March 16, 2021
75% more to go: nothing can stop the convention headquarter hotel’s progress
Since March 2020, COVID-19 has slowed or stopped many business activities in Columbus, but one has continued unimpeded: construction of the new 28-story Hilton Columbus Downtown tower.
“The project is running on time and on budget,” says Don Brown, executive director of the Franklin County Convention Facilities Authority (FCCFA), which owns the Hilton, Nationwide Arena, Greater Columbus Convention Center and six convention parking garages and surface lots. “It’s now 25% complete and on pace to open mid-year in 2022.”
The FCCFA broke ground in August 2019 on what will result in Columbus’s first 1,000-room convention hotel when combined with the original Hilton hotel facility located on High Street directly across from the Greater Columbus Convention Center.
Overseen by Turner Construction with Smoot Construction and designed by architectural firm Cooper Carry with interior design by Jeffrey Beers International, Hilton Columbus Downtown’s tower expansion will add 463 guest rooms and 47,000 square feet of meeting space as well as a signature restaurant on High Street and a rooftop bar with patio seating.
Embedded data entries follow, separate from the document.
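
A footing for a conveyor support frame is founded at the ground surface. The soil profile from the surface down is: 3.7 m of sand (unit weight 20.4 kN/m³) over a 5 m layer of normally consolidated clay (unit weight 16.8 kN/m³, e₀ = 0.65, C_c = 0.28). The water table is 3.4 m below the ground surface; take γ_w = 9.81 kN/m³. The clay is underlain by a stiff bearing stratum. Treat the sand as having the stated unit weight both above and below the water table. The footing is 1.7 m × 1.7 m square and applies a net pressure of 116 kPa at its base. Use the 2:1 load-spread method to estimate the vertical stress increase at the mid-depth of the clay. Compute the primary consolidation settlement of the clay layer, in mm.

S_c ≈ 21.4 mm

Mid-depth of clay below the ground surface: z = 3.7 + 5/2 = 6.2 m.
Total vertical stress at mid-clay: σ_v = 20.4×3.7 + 16.8×2.5 = 117.48 kPa.
Pore pressure: u = 9.81×(6.2 − 3.4) = 27.468 kPa.
Initial effective stress: σ'_0 = σ_v − u = 117.48 − 27.468 = 90.012 kPa.
Stress increase at mid-clay by the 2:1 spreading method:
Δσ = qBL/((B+z)(L+z)) = 116×1.7×1.7/((1.7+6.2)(1.7+6.2)) = 5.3716 kPa
Final effective stress: σ'_f = σ'_0 + Δσ = 90.012 + 5.3716 = 95.384 kPa.
Normally consolidated clay, so the full stress increment lies on the virgin compression line:
S_c = C_c·H/(1+e₀)·log₁₀(σ'_f/σ'_0) = 0.28×5/(1+0.65)×log₁₀(95.384/90.012)
    = 0.84848 × 0.025175 = 0.02136 m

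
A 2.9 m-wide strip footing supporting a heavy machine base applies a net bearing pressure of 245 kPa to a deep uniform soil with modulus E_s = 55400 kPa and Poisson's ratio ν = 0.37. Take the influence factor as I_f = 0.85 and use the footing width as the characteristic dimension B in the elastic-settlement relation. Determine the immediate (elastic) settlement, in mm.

Immediate (elastic) settlement: S_e = q·B·(1−ν²)/E_s · I_f.
S_e = 245 × 2.9 × (1 − 0.37²) / 55400 × 0.85
    = 245 × 2.9 × 0.8631 / 55400 × 0.85
    = 0.009409 m = 9.409 mm

S_e ≈ 9.41 mm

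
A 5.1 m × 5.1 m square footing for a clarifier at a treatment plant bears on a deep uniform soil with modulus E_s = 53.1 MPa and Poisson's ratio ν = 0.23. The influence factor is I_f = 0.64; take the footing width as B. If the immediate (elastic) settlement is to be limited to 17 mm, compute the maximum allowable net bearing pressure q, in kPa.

E_s = 53.1 MPa = 53100 kPa.
S_e = q·B·(1−ν²)/E_s · I_f  ⇒  q = S_e·E_s / (B·(1−ν²)·I_f).
q = 0.017 × 53100 / (5.1 × 0.9471 × 0.64) = 292 kPa

q ≈ 292 kPa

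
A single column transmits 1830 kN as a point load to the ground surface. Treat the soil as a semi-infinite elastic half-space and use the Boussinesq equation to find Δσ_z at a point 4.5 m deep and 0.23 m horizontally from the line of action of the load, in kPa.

Boussinesq vertical stress below a point load on an elastic half-space:
Δσ_z = 3P/(2πz²) · [1 + (r/z)²]^(−5/2)
r/z = 0.23/4.5 = 0.051111; [1+(r/z)²]^(−5/2) = 0.9935.
Δσ_z = 3×1830/(2π×4.5²) × 0.9935 = 43.149 × 0.9935 = 42.87 kPa

Δσ_z ≈ 42.9 kPa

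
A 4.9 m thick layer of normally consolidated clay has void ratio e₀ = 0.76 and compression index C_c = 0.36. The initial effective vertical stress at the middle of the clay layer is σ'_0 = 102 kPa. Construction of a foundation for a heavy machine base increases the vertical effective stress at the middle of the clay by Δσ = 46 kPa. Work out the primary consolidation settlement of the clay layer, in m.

Final effective stress: σ'_f = σ'_0 + Δσ = 102 + 46 = 148 kPa.
Normally consolidated clay, so the full stress increment lies on the virgin compression line:
S_c = C_c·H/(1+e₀)·log₁₀(σ'_f/σ'_0) = 0.36×4.9/(1+0.76)×log₁₀(148/102)
    = 1.0023 × 0.16166 = 0.162 m

S_c ≈ 0.162 m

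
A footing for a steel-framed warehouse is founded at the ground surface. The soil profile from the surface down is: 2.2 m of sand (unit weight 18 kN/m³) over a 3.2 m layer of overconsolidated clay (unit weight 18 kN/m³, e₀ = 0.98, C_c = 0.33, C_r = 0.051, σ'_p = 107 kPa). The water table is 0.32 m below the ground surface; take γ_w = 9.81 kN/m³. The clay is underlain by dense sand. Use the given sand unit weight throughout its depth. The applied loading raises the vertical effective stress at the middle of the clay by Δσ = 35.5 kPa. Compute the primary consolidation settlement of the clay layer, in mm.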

Of the contractors working on the project, 75% are Building Trades Council signatory companies, 57% are central Ohio-based companies, and 15% are minority or women-owned companies, Brown says.
The curious can watch the tower grow on this FCCFA live cam.
Meanwhile, a $1 million investment in art for the new tower has allowed the FCCFA to begin acquiring new pieces for display throughout the facility.
“Nearly 100 original works, most of them by local artists, have been selected so far, thanks to a call for art issued in late 2019 by the Greater Columbus Arts Council,” says Jim Reese of Reese Brothers Productions, the FCCFA’s art curator. “We are expecting ultimately to acquire 130 pieces, more or less.”
While the acquisitions represent a wide range of styles, a few surprises are in store for visitors, Reese says. All will be revealed in 2022.
Together with art in the hotel, Convention Center and parking garages, the FCCFA has invested a total of $5.7 million for its acquisitions and now owns the largest contemporary collection of central Ohio artwork and the largest collection of art within any convention center in North America.